Japan will not accept China’s unilateral tapping of gas fields in the East China Sea, Chief Cabinet Secretary Yoshihide Suga said Thursday, after media reported that Chinese state-run oil companies plan to drill into seven new gas fields in the sea at the heart of heightened tensions between Tokyo and Beijing.
“We will never accept development of gas fields in a unilateral manner,” Suga said, adding the government is still trying to confirm if the report is true.
Tokyo and Beijing have been at odds over the status of the Senkaku Islands in the East China Sea, controlled by Japan but claimed by China. Tensions have heightened since the Japanese government purchased three of the five islets from a private Japanese owner last year, effectively nationalizing the chain. Chinese surveillance ships repeatedly intrude near the uninhabited islets.
Also, both nations have yet to agree on where their boundaries in the East China Sea lie.

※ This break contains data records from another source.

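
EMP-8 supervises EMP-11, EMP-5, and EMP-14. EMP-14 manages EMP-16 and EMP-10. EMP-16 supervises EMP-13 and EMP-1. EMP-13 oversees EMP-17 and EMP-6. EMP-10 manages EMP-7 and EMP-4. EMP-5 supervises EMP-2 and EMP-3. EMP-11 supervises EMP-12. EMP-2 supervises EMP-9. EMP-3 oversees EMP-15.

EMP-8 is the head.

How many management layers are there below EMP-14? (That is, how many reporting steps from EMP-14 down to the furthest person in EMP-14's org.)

3

The longest chain under EMP-14 runs EMP-14 → EMP-16 → EMP-13 → EMP-17, which is 3 levels below EMP-14.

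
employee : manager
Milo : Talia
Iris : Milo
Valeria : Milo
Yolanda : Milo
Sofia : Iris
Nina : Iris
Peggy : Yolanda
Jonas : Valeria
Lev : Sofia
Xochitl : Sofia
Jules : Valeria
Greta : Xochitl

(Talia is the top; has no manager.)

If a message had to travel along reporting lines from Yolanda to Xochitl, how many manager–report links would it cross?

4

Yolanda is 1 level below Milo, and Xochitl is 3 levels below Milo (their lowest common manager). The shortest path runs up from Yolanda to Milo and back down to Xochitl: 1 + 3 = 4 links.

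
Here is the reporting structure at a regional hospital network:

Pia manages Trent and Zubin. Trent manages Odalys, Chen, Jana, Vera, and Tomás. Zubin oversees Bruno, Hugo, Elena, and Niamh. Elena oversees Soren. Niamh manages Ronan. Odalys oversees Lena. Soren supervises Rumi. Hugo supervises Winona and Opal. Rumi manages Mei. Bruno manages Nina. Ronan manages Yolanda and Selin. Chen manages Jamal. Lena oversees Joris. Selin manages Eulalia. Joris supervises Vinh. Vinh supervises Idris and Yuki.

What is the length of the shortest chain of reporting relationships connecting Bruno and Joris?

Bruno is 2 levels below Pia, and Joris is 4 levels below Pia (their lowest common manager). The shortest path runs up from Bruno to Pia and back down to Joris: 2 + 4 = 6 links.

6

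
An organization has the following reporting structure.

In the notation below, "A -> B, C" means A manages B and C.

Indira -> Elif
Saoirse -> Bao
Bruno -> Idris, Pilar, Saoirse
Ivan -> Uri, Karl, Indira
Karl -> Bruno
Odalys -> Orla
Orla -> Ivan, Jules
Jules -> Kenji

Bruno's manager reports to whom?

Ivan

Bruno reports to Karl, and Karl reports to Ivan. So Bruno's skip-level manager is Ivan.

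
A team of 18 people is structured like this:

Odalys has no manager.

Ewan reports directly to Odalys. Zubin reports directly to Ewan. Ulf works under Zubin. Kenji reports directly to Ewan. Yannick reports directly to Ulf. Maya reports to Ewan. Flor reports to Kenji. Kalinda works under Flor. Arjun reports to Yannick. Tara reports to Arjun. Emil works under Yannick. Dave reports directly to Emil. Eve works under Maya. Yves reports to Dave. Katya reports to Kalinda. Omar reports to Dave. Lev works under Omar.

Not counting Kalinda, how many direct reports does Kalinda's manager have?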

Reuters has reported that CNOOC Ltd., a state-run Chinese oil and gas firm, is expected to submit a plan for state approval to tap the gas fields, citing industry officials.
Two of the seven gas fields will likely be tapped near the disputed median line, the report said.
“We will make a strong protest,” if the gas fields will be built where the two countries’ economic waters overlap, Suga said.
Earlier in the month, Tokyo lodged a protest with Beijing over its exploitation of a possible natural gas field that may stretch into the seabed under contested waters in the East China Sea.